The researchers also found that BRAF^v600E conferred sensitivity to targeted therapy in adult patients. They knew that glioma with BRAF^v600E alterations could be sensitive to treatment with BRAF and MEK inhibitors. This study showed patients who received these treatments lived longer than those with the same BRAF alteration and tumor grade who did not. They also demonstrated that there were other BRAF alterations in patients with glioma that might be targetable using MEK inhibitors or dimerization-disrupting BRAF inhibitors. They hope this study will motivate researchers to include glioma with these mutations in clinical trials evaluating new BRAF-inhibiting drugs.

Targeted therapies halted the growth or shrank the glioma in six out of 13 adult patients treated with them; six patients had pleomorphic xanthoastrocytoma, four had glioblastoma multiforme, two had pilocytic astrocytoma and one had another type of astrocytoma. The average (median) time before the cancer progressed was five months and the overall survival time was nearly 14 years. It was four and a half years in patients with glioblastoma.

Dr. Schreck concludes that she and her colleagues have found a wide range of genetic alterations in this large group of patients with BRAF-driving gliomas. She says the findings suggest that there are distinct biological characteristics that may influence clinical outcomes and these need to be studied further to understand their impact.

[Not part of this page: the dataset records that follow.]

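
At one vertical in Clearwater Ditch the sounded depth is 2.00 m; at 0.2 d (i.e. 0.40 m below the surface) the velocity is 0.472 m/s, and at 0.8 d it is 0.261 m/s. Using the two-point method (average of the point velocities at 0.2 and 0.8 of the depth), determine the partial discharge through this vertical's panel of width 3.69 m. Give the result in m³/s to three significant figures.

v̄ = (0.472 + 0.261) / 2 = 0.3665 m/s
q = v̄ × d × w = 0.3665 × 2.00 × 3.69 = 2.705 m³/s

2.70 m³/s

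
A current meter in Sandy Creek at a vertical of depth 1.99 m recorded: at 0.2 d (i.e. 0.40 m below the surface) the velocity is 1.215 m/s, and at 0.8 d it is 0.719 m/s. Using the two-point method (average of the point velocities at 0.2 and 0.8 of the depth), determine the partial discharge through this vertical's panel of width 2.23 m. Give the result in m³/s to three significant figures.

4.29 m³/s

v̄ = (1.215 + 0.719) / 2 = 0.9670 m/s
q = v̄ × d × w = 0.9670 × 1.99 × 2.23 = 4.291 m³/s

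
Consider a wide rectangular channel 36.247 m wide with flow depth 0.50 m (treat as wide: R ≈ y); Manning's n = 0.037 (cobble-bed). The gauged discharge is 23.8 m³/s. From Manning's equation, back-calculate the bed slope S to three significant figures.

A = b·y = 36.247 × 0.50 = 18.12 m²
Wide channel: R ≈ y = 0.50 m
S = (Q·n / (1·A·R^(2/3)))² = (23.8×0.037 / (1×18.12×0.6300))² = 0.005949

0.00595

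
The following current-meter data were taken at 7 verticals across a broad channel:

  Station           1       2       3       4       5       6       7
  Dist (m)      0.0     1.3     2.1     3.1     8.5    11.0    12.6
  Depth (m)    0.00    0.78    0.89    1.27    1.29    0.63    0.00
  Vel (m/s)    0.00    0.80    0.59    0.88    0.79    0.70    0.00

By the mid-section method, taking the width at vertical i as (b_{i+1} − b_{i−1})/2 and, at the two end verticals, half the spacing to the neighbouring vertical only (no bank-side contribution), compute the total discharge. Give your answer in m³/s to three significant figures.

w_2 = (2.1 − 0.0)/2 = 1.05 m; q_2 = 0.80 × 0.78 × 1.05 = 0.6552 m³/s
w_3 = (3.1 − 1.3)/2 = 0.9 m; q_3 = 0.59 × 0.89 × 0.9 = 0.4726 m³/s
w_4 = (8.5 − 2.1)/2 = 3.2 m; q_4 = 0.88 × 1.27 × 3.2 = 3.576 m³/s
w_5 = (11.0 − 3.1)/2 = 3.95 m; q_5 = 0.79 × 1.29 × 3.95 = 4.025 m³/s
w_6 = (12.6 − 8.5)/2 = 2.05 m; q_6 = 0.70 × 0.63 × 2.05 = 0.9041 m³/s
Stations 1, 7 contribute zero (depth or velocity is 0).
Q = Σ qᵢ = 9.634 m³/s

9.63 m³/s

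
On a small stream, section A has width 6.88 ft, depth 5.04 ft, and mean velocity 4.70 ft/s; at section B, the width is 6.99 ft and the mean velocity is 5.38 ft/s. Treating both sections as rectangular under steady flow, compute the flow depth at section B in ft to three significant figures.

4.33 ft

Q = A₁V₁ = (6.88×5.04) × 4.70 = 163.0 ft³/s
d₂ = Q/(b₂ V₂) = 163.0/(6.99×5.38) = 4.334 ft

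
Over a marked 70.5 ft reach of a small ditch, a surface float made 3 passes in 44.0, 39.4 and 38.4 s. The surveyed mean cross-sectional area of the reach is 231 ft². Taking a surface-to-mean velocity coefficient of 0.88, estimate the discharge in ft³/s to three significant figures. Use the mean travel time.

353 ft³/s

t̄ = (44.0 + 39.4 + 38.4) / 3 = 40.6 s
v_surface = L / t̄ = 70.5 / 40.6 = 1.736 ft/s
v_mean = 0.88 × 1.736 = 1.528 ft/s
Q = A × v_mean = 231 × 1.528 = 353.0 ft³/s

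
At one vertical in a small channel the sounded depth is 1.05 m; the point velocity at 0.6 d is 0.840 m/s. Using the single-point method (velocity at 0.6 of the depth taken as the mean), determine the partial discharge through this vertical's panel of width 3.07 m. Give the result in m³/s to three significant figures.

v̄ = v₀.₆ = 0.840 m/s
q = v̄ × d × w = 0.8400 × 1.05 × 3.07 = 2.708 m³/s

2.71 m³/s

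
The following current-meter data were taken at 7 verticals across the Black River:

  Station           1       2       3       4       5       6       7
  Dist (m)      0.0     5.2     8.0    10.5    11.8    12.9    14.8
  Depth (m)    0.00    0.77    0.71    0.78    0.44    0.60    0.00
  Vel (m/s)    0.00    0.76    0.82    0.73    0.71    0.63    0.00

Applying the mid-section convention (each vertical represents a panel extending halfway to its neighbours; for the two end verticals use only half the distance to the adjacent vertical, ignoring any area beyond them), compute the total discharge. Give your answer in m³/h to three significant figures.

21300 m³/h

w_2 = (8.0 − 0.0)/2 = 4 m; q_2 = 0.76 × 0.77 × 4 = 2.341 m³/s
w_3 = (10.5 − 5.2)/2 = 2.65 m; q_3 = 0.82 × 0.71 × 2.65 = 1.543 m³/s
w_4 = (11.8 − 8.0)/2 = 1.9 m; q_4 = 0.73 × 0.78 × 1.9 = 1.082 m³/s
w_5 = (12.9 − 10.5)/2 = 1.2 m; q_5 = 0.71 × 0.44 × 1.2 = 0.3749 m³/s
w_6 = (14.8 − 11.8)/2 = 1.5 m; q_6 = 0.63 × 0.60 × 1.5 = 0.5670 m³/s
Stations 1, 7 contribute zero (depth or velocity is 0).
Q = Σ qᵢ = 5.907 m³/s
= 5.907 × 3600 = 21270 m³/h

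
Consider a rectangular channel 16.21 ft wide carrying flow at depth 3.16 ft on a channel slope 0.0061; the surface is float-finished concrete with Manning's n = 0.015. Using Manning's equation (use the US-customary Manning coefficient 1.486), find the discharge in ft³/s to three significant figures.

A = b·y = 16.21 × 3.16 = 51.22 ft²
P = b + 2y = 16.21 + 2×3.16 = 22.53 ft
R = A/P = 51.22/22.53 = 2.274 ft
Q = (1.486/n)·A·R^(2/3)·S^(1/2) = (1.486/0.015) × 51.22 × 2.274^(2/3) × 0.0061^(1/2) = 685.3 ft³/s

685 ft³/s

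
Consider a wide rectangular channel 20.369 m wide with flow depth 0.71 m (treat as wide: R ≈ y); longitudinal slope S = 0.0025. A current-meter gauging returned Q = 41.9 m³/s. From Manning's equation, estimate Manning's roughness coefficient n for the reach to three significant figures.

0.0137

A = b·y = 20.369 × 0.71 = 14.46 m²
Wide channel: R ≈ y = 0.71 m
n = (1/Q)·A·R^(2/3)·S^(1/2) = (1/41.9) × 14.46 × 0.7959 × 0.05000 = 0.01373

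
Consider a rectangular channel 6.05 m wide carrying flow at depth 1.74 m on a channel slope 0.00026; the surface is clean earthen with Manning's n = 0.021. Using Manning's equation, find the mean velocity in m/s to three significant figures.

0.820 m/s

A = b·y = 6.05 × 1.74 = 10.53 m²
P = b + 2y = 6.05 + 2×1.74 = 9.530 m
R = A/P = 10.53/9.530 = 1.105 m
Q = (1/n)·A·R^(2/3)·S^(1/2) = (1/0.021) × 10.53 × 1.105^(2/3) × 0.00026^(1/2) = 8.637 m³/s
V = Q/A = 8.637/10.53 = 0.8205 m/s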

Professor Ruth Plummer, from Newcastle University, UK, is chair of the 34th EORTC-NCI-AACR Symposium and was not involved with the research. She said, "These results show how gliomas can behave differently in adults and children, potentially including how they respond to targeted therapies. The study advances what we know about gliomas in adults and this knowledge will enable us to better match treatments to the cancer, depending on the specific variations in the BRAF gene. It will also enable us to develop new and better therapies to target different genetic variations. Glioma can be a difficult disease to treat successfully and we urgently need to find new drugs that help us to improve outcomes for these patients."